Female staff made up 75.8 percent of the total teachers at elementary schools nationwide in 2011, compared with 68.2 percent in 2002, according to the Ministry of Education, Science and Technology Sunday.
They accounted for 66.8 percent of the total at middle schools in 2011, compared with 59.7 percent in 2002, with the percentages rising to 46.2 percent from 35.2 percent at high schools.
The numbers are much higher for schools in the capital and metropolitan region. The percentage of female teachers exceeded 80 percent at elementary schools in metropolitan cities with 85 percent in Seoul, 84.4 percent in Daejeon and 80.4 percent in Busan.
Experts have expressed concerns over the aggravating gender imbalance, especially because female teachers have difficulty controlling unruly male students.

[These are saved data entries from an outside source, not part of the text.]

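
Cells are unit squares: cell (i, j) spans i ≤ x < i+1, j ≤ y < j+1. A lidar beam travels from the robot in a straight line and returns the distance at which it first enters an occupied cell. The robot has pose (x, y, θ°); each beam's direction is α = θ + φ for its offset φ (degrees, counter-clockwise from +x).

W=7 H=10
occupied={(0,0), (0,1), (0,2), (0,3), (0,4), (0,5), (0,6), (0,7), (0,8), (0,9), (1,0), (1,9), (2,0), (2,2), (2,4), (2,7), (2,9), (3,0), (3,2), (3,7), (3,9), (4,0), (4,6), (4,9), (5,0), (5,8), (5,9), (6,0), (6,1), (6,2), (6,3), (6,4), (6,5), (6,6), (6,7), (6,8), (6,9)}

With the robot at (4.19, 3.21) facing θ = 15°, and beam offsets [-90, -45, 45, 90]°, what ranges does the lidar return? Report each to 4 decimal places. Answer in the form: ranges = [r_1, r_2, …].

ranges = [2.2880, 2.0900, 3.6200, 3.9237]

beam 1: φ=-90°, α=285°
  d=(0.2588,-0.9659)  start (4,3)  tX=3.1296 tY=0.2174  stride 1/|dx|=3.8637 1/|dy|=1.0353
    cross y-line → (4,2), t=0.2174
    cross y-line → (4,1), t=1.2527
    cross y-line → (4,0), t=2.2880 (wall)
  → r_1 = 2.2880
beam 2: φ=-45°, α=330°
  d=(0.8660,-0.5000)  start (4,3)  tX=0.9353 tY=0.4200  stride 1/|dx|=1.1547 1/|dy|=2.0000
    cross y-line → (4,2), t=0.4200
    cross x-line → (5,2), t=0.9353
    cross x-line → (6,2), t=2.0900 (wall)
  → r_2 = 2.0900
beam 3: φ=45°, α=60°
  d=(0.5000,0.8660)  start (4,3)  tX=1.6200 tY=0.9122  stride 1/|dx|=2.0000 1/|dy|=1.1547
    cross y-line → (4,4), t=0.9122
    cross x-line → (5,4), t=1.6200
    cross y-line → (5,5), t=2.0669
    cross y-line → (5,6), t=3.2216
    cross x-line → (6,6), t=3.6200 (wall)
  → r_3 = 3.6200
beam 4: φ=90°, α=105°
  d=(-0.2588,0.9659)  start (4,3)  tX=0.7341 tY=0.8179  stride 1/|dx|=3.8637 1/|dy|=1.0353
    cross x-line → (3,3), t=0.7341
    cross y-line → (3,4), t=0.8179
    cross y-line → (3,5), t=1.8531
    cross y-line → (3,6), t=2.8884
    cross y-line → (3,7), t=3.9237 (wall)
  → r_4 = 3.9237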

Teachers agree that there are some tasks that only males are suitable for but there are fewer male applicants for positions due to fierce competition with female peers. Female applicants score better on the state exam to recruit teachers.
Men are becoming an endangered species at primary schools with seven in Seoul having no male staff members and 15 schools with only one male teacher as of last March, according to the Seoul Metropolitan Education Office.
Rep. Park Young-ah of the ruling Grand National Party has recently submitted a bill to the National Assembly to guarantee a quota of teaching positions be filled with men.
“The imbalance of male and female teachers at schools is a serious problem. With calls for ways to prevent school violence getting louder, we need legal grounds on which we can employ more male teachers,” Park said.